RFK Jr.’s Confirmation Hearings and Big Pharma’s Grip on Washington
It's clear that some senators do not care about Making America Healthy Again.
Trump’s HHS nominee, Robert F. Kennedy Jr., returned to the Capitol Thursday morning for round two of testifying in his pursuit to become the next HHS Secretary—this time in front of the U.S. Senate Committee on Health, Education, Labor and Pensions.
Sen. Bill Cassidy opened the session by explaining why he supports vaccines as a medical doctor. He told a story that anyone with the common sense of an MAHA mom could understand. He supports Hep B vaccines because he saw an 18-year-old female patient undergo a liver transplant due to hepatitis B.
Dear sweet baby mother of all things, what the world. This isn’t science. This does not justify giving newborn babies hepatitis B shots, let alone 72 (and counting) other vaccines before the age of 18. Any doctor’s experience witnessing any sort of disease for which there is a vaccine does not justify throwing caution to the wind when it comes to the CDC’s asinine vaccination schedule.
I sat there in shock, of course, because Sen. Cassidy has a medical degree. Does he not see how ridiculous his argument is? It’s like recommending everyone get on a statin because you saw a morbidly obese man have a heart attack once. But I digress.

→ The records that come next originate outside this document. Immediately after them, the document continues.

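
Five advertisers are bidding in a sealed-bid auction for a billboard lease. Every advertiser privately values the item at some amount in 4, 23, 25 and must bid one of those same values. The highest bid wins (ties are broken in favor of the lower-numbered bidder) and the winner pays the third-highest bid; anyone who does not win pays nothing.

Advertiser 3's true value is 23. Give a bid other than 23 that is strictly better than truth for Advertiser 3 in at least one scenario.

Suppose Advertiser 1 bids 4, Advertiser 2 bids 4, Advertiser 4 bids 4 and Advertiser 5 bids 25.
Bid 23: loses, pays 0, utility 0.
Bid 25: wins, pays 4, utility 23 - 4 = 19.
So bidding 25 beats truth here (19 > 0).

25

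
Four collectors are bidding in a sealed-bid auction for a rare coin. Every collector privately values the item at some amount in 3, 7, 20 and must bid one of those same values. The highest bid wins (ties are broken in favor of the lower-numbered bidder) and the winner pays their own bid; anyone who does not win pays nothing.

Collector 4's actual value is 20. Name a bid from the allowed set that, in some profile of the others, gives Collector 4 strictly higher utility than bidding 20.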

Emotional anecdotes do not equate to scientific proof, nor should they be the foundation of vaccine policy, any more than a vaccine injury story should be used to undermine the entire vaccination schedule—to be fair.
Second, even if the Hep B vaccine did work and it made logical sense to give to an infant (which it doesn’t), that shot would not yield protection by the time someone is 18. Not a single vaccination provides lifetime immunity.
Third, there is ZERO justification for giving this shot, which can and does cause very serious adverse events, to a baby who is at an almost ZERO risk of acquiring hepatitis B.
Sen. Rand Paul luckily entered the chat to insert some common sense into the discussion.
“So we talk about hepatitis B. It’s a terrible disease. It could lead to liver failure, as the chairman said, but the reason you have distrust from people at home and why they don’t believe anything you say and they don’t believe the government at all is that you’re telling my kid to take a hepatitis B vaccine at one day old,” Paul said.
“You get it through drug use, and [it’s] sexually transmitted. That’s how you get hepatitis B. But you’re telling me my kid has to take it at one day old. That’s not science.”
How many babies are born to Hep B-positive mothers? Almost zero—99.9% of children do not have a mom who has hepatitis B, so why are we vaccinating all of these babies on day one? Parents are right to question. (The line of questioning about the HPV vaccine we all know there are major issues with was just as bad.)
Sen. Bernie Sanders, who is heavily funded by big pharma, wasted no time picking up where he left off the day before. You could definitely tell the Democrats both days were doing pharma’s bidding. Pfizer probably drafted their questions. It was that obvious.
The world was waiting in anticipation to see whether Sanders would bring out more cardboard cutouts of the onesies he wanted Kennedy to disavow. (I almost ordered one of these onesies, but I’m too cheap to pay $22 to ship it.)